The career of Sammo Hung would seem to argue against that, since he’s always been a roly-poly bundle of fist and foot fu fury for something like 40 years, for crying out loud, and he’s in his sixties, for crying out even louder.
There’s not really much more percentage in talking about the plot, because it’s not going to provide us with much of value. I think Lucy Liu came out of this okay, in that she can hold her head up high over both her acting and her fight scenes. I know that she’s no better a fighter than any of the rest of them here, but she at least makes it look believable, and she has a smile on her face as she’s doing it. Charming as always, my dear.
There is a fair bit of gore here, far gorier than many of the flicks I recall from the era, but I don’t have a problem with that. What it leads to, though, is some fairly uninspiring scenes where nothing interesting enough is going on, and the makers seem to be saying “Fuck it, let’s cover up our lack of budget and skill by just having a bunch of blood explode all over the place”.

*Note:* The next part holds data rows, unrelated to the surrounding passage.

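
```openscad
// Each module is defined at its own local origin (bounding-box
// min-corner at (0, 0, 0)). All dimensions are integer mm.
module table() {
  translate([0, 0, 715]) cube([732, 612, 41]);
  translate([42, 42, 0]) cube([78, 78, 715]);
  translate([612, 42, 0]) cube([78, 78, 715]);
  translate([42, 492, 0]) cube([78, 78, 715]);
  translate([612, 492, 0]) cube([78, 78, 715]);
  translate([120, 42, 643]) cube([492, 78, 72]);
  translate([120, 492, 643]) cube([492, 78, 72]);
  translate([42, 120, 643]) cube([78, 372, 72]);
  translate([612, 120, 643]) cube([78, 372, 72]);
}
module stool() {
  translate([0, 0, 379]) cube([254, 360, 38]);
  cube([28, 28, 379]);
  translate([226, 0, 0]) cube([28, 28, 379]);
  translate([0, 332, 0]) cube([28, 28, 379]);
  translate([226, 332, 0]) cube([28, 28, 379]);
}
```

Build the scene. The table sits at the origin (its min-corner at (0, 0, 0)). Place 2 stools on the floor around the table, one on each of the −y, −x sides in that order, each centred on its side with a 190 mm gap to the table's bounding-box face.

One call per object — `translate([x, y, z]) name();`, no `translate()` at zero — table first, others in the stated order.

table();
translate([239, -550, 0]) stool();
translate([-444, 126, 0]) stool();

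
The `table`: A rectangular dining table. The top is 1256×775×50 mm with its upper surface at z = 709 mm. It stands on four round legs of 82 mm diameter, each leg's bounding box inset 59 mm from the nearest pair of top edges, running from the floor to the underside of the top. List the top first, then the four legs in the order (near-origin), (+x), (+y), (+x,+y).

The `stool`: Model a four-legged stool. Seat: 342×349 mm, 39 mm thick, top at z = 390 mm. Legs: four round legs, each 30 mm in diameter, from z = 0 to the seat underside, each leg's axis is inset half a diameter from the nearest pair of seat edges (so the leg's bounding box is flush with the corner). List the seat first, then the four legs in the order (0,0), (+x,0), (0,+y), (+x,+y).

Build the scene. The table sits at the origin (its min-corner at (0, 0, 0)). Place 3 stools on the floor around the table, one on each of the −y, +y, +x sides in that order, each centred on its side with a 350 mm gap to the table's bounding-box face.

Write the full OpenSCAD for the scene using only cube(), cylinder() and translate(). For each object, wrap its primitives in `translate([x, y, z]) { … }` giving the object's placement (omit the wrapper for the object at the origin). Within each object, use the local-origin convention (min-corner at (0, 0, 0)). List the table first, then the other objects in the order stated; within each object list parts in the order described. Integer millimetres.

translate([0, 0, 659]) cube([1256, 775, 50]);
translate([100, 100, 0]) cylinder(h = 659, r = 41);
translate([1156, 100, 0]) cylinder(h = 659, r = 41);
translate([100, 675, 0]) cylinder(h = 659, r = 41);
translate([1156, 675, 0]) cylinder(h = 659, r = 41);
translate([457, -699, 0]) {
  translate([0, 0, 351]) cube([342, 349, 39]);
  translate([15, 15, 0]) cylinder(h = 351, r = 15);
  translate([327, 15, 0]) cylinder(h = 351, r = 15);
  translate([15, 334, 0]) cylinder(h = 351, r = 15);
  translate([327, 334, 0]) cylinder(h = 351, r = 15);
}
translate([457, 1125, 0]) {
  translate([0, 0, 351]) cube([342, 349, 39]);
  translate([15, 15, 0]) cylinder(h = 351, r = 15);
  translate([327, 15, 0]) cylinder(h = 351, r = 15);
  translate([15, 334, 0]) cylinder(h = 351, r = 15);
  translate([327, 334, 0]) cylinder(h = 351, r = 15);
}
translate([1606, 213, 0]) {
  translate([0, 0, 351]) cube([342, 349, 39]);
  translate([15, 15, 0]) cylinder(h = 351, r = 15);
  translate([327, 15, 0]) cylinder(h = 351, r = 15);
  translate([15, 334, 0]) cylinder(h = 351, r = 15);
  translate([327, 334, 0]) cylinder(h = 351, r = 15);
}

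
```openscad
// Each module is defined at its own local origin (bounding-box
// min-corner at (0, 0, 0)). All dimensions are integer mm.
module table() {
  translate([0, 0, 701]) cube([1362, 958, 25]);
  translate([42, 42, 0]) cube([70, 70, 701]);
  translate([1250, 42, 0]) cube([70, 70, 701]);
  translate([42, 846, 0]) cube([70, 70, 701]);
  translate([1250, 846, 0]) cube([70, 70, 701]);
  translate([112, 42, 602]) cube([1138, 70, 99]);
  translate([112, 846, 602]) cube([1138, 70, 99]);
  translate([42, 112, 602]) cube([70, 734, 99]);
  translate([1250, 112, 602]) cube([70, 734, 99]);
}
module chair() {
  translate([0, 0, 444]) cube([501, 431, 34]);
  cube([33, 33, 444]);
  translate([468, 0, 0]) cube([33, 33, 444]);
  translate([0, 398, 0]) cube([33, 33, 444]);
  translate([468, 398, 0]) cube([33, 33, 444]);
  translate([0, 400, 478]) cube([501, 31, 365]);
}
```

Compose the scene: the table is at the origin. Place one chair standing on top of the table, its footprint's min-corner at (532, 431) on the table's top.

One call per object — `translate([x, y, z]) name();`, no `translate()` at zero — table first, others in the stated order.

table();
translate([532, 431, 726]) chair();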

As for the Iron Fists of the title… well, it’s funny, I’ll grant them that. Since RZA plays the Man of the title, and doesn’t have Iron Fists when the movie starts, you have to reasonably assume that he’s going to grow them at some stage. When it happens, well, let me just say that I was laughing, but I don’t think it was meant to be funny.
Let me put it to you differently: if someone had their arms cut off in 19th Century China, how would you expect that they’d get new metal hands that work perfectly well, and help them beat up people who’s skin spontaneously turns into brass? Well, they just do. That’s all, they just do.
If I could accept it in Evil Dead III: Army of Darkness, I guess I have to accept it here too.
Actually, no, fuck that, this is just silly and a waste of our time. Maybe if I were drunk I wouldn’t have minded, but, no, this felt like a waste of my precious time. At least this flick made me nostalgic, definitely, but that’s about the most positive feeling I had towards it. It was a shemozzle, and not in a good way, and it made me feel sorry for all the people involved.
3 times the soundtrack is the best part of the movie, which means at least RZA couldn’t fuck that one thing up out of 10
“My name is Mister Knife, You may call me Jack.” – okay then, now we've got the nomenclature out of the way – The Man With the Iron Fists.